"It's against human nature to run toward gunfire."
This past weekend was spent in Louisville, Ky., at the Forecastle Festival, and it was one of the more surreal three days I've experienced.
It was filled with great music and a succession of happy coincidences, lucky timing, chance meetings and good fortune. It seemed like we found either a great parking space or seats right up front everywhere we went, and constantly bumped into people we knew.
It was also a weekend filled with a heavy sense of sadness brought on by what was happening back home in Chattanooga.
Normally at an event such as Forecastle, I would take lots of pictures, write lots of social-media posts with tons of updates about what was happening onstage. After about the third one, it just seemed weird and unimportant as I imagined these happy musings interrupting people's updates on the latest news regarding the senseless murders that took place here Thursday, so I stopped.

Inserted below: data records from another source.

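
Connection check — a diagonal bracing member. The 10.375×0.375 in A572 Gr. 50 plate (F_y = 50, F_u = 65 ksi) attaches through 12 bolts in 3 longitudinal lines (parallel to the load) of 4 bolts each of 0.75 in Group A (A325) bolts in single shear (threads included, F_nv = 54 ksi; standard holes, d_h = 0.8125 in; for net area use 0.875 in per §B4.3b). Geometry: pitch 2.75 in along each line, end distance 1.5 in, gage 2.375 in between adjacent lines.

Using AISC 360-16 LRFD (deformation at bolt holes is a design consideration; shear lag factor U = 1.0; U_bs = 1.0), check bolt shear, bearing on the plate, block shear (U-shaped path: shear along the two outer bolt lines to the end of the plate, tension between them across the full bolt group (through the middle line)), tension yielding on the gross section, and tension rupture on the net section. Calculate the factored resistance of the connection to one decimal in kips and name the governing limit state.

Bolt shear: A_b = π(0.75)²/4 = 0.44179 in². φR_n = 0.75 × 54 × 0.44179 × 12 × 1 = 214.7 kips.
Bearing (0.375 in plate, F_u = 65 ksi): end bolts L_c = 1.5 − 0.8125/2 = 1.09375, R_n = min(1.2×1.09375×0.375×65, 2.4×0.75×0.375×65) = 31.992 kips/bolt; interior L_c = 2.75 − 0.8125 = 1.9375, R_n = 43.875 kips/bolt. φR_n = 0.75 × (3×31.992 + 9×43.875) = 368.1 kips.
Block shear: shear path 2×[1.5+3×2.75] = 2×9.75 in, A_gv = 7.3125, A_nv = 2×(9.75 − 3.5×0.875)×0.375 = 5.0156 in²; tension across gage: (4.75 − 2×0.875)×0.375 = 1.125 in². R_n = min(0.6×65×5.0156, 0.6×50×7.3125) + 1.0×65×1.125 = min(195.61, 219.38) + 73.125 = 268.74 kips. φR_n = 0.75 × 268.74 = 201.6 kips.
Tension yield (gross): A_g = 10.375×0.375 = 3.8906 in². φR_n = 0.90 × 50 × 3.8906 = 175.1 kips.
Tension rupture (net): A_n = (10.375 − 3×0.875)×0.375 = 2.9063 in² (U = 1.0, A_e = A_n). φR_n = 0.75 × 65 × 2.9063 = 141.7 kips.
Governing: min(214.7, 368.1, 201.6, 175.1, 141.7) = 141.7 kips → net-section rupture.

141.7 kips (net-section rupture governs)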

Then I returned home and spoke to a lifelong friend who was one of the first Chattanooga police officers on the scene on Amnicola, and while he didn't share too much detail, the first thing he said will stay with me forever. Just as what he did and saw that day will forever be part of him.
"It's against human nature to run toward gunfire," he said. But that's what he and his fellow officers did, and lives were saved because of it.
While some might have wanted to find shelter to protect themselves, these guys ran into the gunfire to protect others.
Not only did they do that on Thursday, they got up Friday, and the next day and the next and they went to work knowing that they will face some other potentially dangerous challenge. They will very likely get up and go to work tomorrow and the next day, too, knowing that anything can happen. Bad things.
I won't presume to know why they do it, because I can't imagine running toward gunfire. I just know what my friend told me years ago when I asked him why in the world he wanted to be a policemen.
"I want to put bad guys in jail," he said.
At that time in life, all I wanted was the next party, or good time, so I thought he was being flip, or trying to make a joke. He was not, and I realized it almost immediately, though I couldn't understand it.
Today, I get it, and I'm thankful there are people like him.